Is Conway worried about a world population of 6 billion and
growing? Have industrialization, the green revolution and the
efforts of such bodies as DFID merely done what motorways do
to cars on our roads -- increased numbers to bursting point?
"I don't think that's the right interpretation," he
says, patiently (it's clearly the most frequent of FAQs). "I
think that from everything we know, if you improve the lives
of poor people, if you give them food security and access to
health, they have fewer children. That works all the time with
some few exceptions. The fertility rates start to come down."
It doesn't seem to be kicking in all that fast in India, though.
"In some places it has," he points out. "It's
come down faster than anyone expected in Bangladesh."
He concedes that, even if things go as planned, world population
will stabilize at a big number. What is that big number? It's
slippery.
"You've got to factor in technology, which is hard to
predict. The interconnectedness of the modern world is another
complication. In one sense, it brings people into contact with
each other; they can learn from each other, train each other,
solve problems collectively. But in another sense, it introduces
all kinds of threats -- such as avian flu."
Interconnectedness is also, as Conway sees it, the solution
to those old Malthusian "checks" -- war, famine,
disease.
"In the United States," he says, "I was chairman
of one of the largest affordable housing projects in the country
which was put together by a whole lot of private foundations
working together."
At the DFID, Conway sees the public-private partnership as
the way to handle, for example, vaccine research on HIV/AIDS
for the third world, or the growth of higher education in Africa,
or -- at a more practical level (he's a very practical man)
-- supplying insecticide-impregnated bed-nets to east Africa,
where they have brought down infant mortality rates dramatically.
The future well-being of mankind requires, as Conway sees
it, effective co-operation between three very big players:
governments, private foundations, and NGOs.
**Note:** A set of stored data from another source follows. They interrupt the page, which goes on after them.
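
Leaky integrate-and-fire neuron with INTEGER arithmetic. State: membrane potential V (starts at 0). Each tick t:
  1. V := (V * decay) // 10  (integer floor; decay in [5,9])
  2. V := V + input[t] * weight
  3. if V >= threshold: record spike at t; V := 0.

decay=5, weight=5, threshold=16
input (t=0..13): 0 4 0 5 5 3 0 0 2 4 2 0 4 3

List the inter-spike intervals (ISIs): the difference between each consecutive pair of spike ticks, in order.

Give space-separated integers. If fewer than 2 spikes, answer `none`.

t=0: input=0 -> V=0
t=1: input=4 -> V=0 FIRE
t=2: input=0 -> V=0
t=3: input=5 -> V=0 FIRE
t=4: input=5 -> V=0 FIRE
t=5: input=3 -> V=15
t=6: input=0 -> V=7
t=7: input=0 -> V=3
t=8: input=2 -> V=11
t=9: input=4 -> V=0 FIRE
t=10: input=2 -> V=10
t=11: input=0 -> V=5
t=12: input=4 -> V=0 FIRE
t=13: input=3 -> V=15

Answer: 2 1 5 3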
He also believes
strongly in the need for science to have a voice in policy-making
in developing countries, something else he believes requires
cooperation, a point he made to a UK parliamentary committee
on science and technology earlier this year.
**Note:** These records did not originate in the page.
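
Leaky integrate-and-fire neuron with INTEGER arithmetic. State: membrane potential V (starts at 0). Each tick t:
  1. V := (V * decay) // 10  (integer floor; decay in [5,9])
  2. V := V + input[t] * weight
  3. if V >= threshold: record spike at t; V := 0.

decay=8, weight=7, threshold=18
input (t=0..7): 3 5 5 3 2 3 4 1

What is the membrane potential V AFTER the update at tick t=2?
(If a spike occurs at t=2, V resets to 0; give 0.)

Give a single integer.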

Few of us are charged with responsibility for the long-term
fate of our species. Is he, through and through, an optimist?
Or is there an inner Sir Gordon Conway who looks into the mirror
from time to time and thinks perhaps not?
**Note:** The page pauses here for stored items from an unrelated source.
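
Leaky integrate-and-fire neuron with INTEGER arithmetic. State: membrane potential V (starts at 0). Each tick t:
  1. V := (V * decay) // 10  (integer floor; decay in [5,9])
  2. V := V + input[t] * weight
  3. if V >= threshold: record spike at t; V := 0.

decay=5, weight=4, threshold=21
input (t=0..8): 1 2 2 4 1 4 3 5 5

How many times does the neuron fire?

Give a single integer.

t=0: input=1 -> V=4
t=1: input=2 -> V=10
t=2: input=2 -> V=13
t=3: input=4 -> V=0 FIRE
t=4: input=1 -> V=4
t=5: input=4 -> V=18
t=6: input=3 -> V=0 FIRE
t=7: input=5 -> V=20
t=8: input=5 -> V=0 FIRE

Answer: 3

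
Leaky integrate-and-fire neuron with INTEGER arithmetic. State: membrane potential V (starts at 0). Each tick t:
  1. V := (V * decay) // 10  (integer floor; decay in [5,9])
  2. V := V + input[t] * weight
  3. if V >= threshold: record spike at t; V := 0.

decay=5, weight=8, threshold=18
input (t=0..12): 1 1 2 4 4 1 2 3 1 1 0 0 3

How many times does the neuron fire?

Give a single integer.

t=0: input=1 -> V=8
t=1: input=1 -> V=12
t=2: input=2 -> V=0 FIRE
t=3: input=4 -> V=0 FIRE
t=4: input=4 -> V=0 FIRE
t=5: input=1 -> V=8
t=6: input=2 -> V=0 FIRE
t=7: input=3 -> V=0 FIRE
t=8: input=1 -> V=8
t=9: input=1 -> V=12
t=10: input=0 -> V=6
t=11: input=0 -> V=3
t=12: input=3 -> V=0 FIRE

Answer: 6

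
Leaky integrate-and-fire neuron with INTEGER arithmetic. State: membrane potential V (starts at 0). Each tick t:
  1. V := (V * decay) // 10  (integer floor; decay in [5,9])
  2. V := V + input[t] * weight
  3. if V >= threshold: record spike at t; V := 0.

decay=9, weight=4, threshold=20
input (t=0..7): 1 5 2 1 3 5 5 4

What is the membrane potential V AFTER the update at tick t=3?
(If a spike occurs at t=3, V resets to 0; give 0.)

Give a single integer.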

"No. If you asked my family they'd say the optimism goes
right through. I get very depressed when I see suffering and
tragedy -- whether it be New Orleans or Islamabad, or the countries
ravaged by the tsunami. In all three cases we could have done
a better job in protecting people. We know how to build buildings
that are earthquake proof," he said. "New Orleans
was a disaster waiting to happen. If warning systems had been
in place there would have been many fewer people killed by
the [hurricane]. So I don't get depressed, I get angry. I know
there are answers. The world is very slow to respond but, in
time, we usually put the answers in place."